Selon les informations rapportées par le journal Sud Quotidien, l’institution monétaire a enregistré une désinflation particulièrement rapide. L’inflation au sein de l’UEMOA est passée de 3,5 % en 2024 à 0 % en 2025. Cette neutralité de l’indice des prix à la consommation, inédite depuis plusieurs années, résulte d’une double conjoncture : la baisse des cours mondiaux des produits alimentaires et énergétiques, combinée à une campagne agricole locale abondante qui a considérablement amélioré l’offre céréalière sur les marchés.
Sur le plan de la création de richesses, le produit intérieur brut (PIB) réel de l’espace communautaire a progressé de 6,7 % en 2025, marquant une accélération par rapport aux 6,2 % enregistrés l’année précédente. Cette résilience économique s’appuie sur trois moteurs principaux. Les industries extractives, tirées par les hydrocarbures et l’exploitation minière, ont fortement contribué à cette dynamique. Le secteur des services et les rendements agricoles exceptionnels ont également consolidé cette croissance.

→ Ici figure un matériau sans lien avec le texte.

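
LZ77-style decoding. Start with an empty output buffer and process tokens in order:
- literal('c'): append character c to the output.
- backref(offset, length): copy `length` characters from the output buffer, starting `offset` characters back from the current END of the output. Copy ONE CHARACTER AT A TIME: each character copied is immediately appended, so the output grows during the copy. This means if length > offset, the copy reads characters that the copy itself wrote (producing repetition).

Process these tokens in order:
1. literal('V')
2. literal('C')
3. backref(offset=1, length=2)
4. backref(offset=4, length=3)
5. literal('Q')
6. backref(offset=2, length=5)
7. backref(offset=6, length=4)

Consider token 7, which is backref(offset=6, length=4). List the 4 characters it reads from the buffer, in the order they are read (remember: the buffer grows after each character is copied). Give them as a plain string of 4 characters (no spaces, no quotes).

Answer: QCQC

Derivation:
Token 1: literal('V'). Output: "V"
Token 2: literal('C'). Output: "VC"
Token 3: backref(off=1, len=2) (overlapping!). Copied 'CC' from pos 1. Output: "VCCC"
Token 4: backref(off=4, len=3). Copied 'VCC' from pos 0. Output: "VCCCVCC"
Token 5: literal('Q'). Output: "VCCCVCCQ"
Token 6: backref(off=2, len=5) (overlapping!). Copied 'CQCQC' from pos 6. Output: "VCCCVCCQCQCQC"
Token 7: backref(off=6, len=4). Buffer before: "VCCCVCCQCQCQC" (len 13)
  byte 1: read out[7]='Q', append. Buffer now: "VCCCVCCQCQCQCQ"
  byte 2: read out[8]='C', append. Buffer now: "VCCCVCCQCQCQCQC"
  byte 3: read out[9]='Q', append. Buffer now: "VCCCVCCQCQCQCQCQ"
  byte 4: read out[10]='C', append. Buffer now: "VCCCVCCQCQCQCQCQC"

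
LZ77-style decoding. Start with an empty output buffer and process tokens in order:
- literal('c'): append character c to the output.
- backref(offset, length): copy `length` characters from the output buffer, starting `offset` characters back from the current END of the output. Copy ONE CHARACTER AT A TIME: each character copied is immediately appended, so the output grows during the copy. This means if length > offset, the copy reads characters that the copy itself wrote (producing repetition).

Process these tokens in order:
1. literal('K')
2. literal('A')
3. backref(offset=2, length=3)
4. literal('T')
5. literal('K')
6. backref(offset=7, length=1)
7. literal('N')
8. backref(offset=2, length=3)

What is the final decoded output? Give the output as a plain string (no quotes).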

Le financement de l’économie régionale suit cette tendance haussière. Les données de la BCEAO indiquent que les crédits bancaires alloués au secteur privé ont augmenté de 5,6 % à fin décembre 2025, contre 4,0 % un an plus tôt. Parallèlement, la position extérieure de l’Union s’est renforcée. Le solde global de la balance des paiements s’est amélioré grâce à la hausse des recettes d’exportation générées par l’or, le cacao et les hydrocarbures, couplée à une réduction des importations coûteuses.
Concernant l’année 2026, le gouverneur Jean-Claude Kassi Brou a affiché son optimisme quant au maintien de ces bonnes perspectives, tout en précisant que les incertitudes géopolitiques mondiales demeurent un facteur susceptible d’influencer l’évolution future des prix.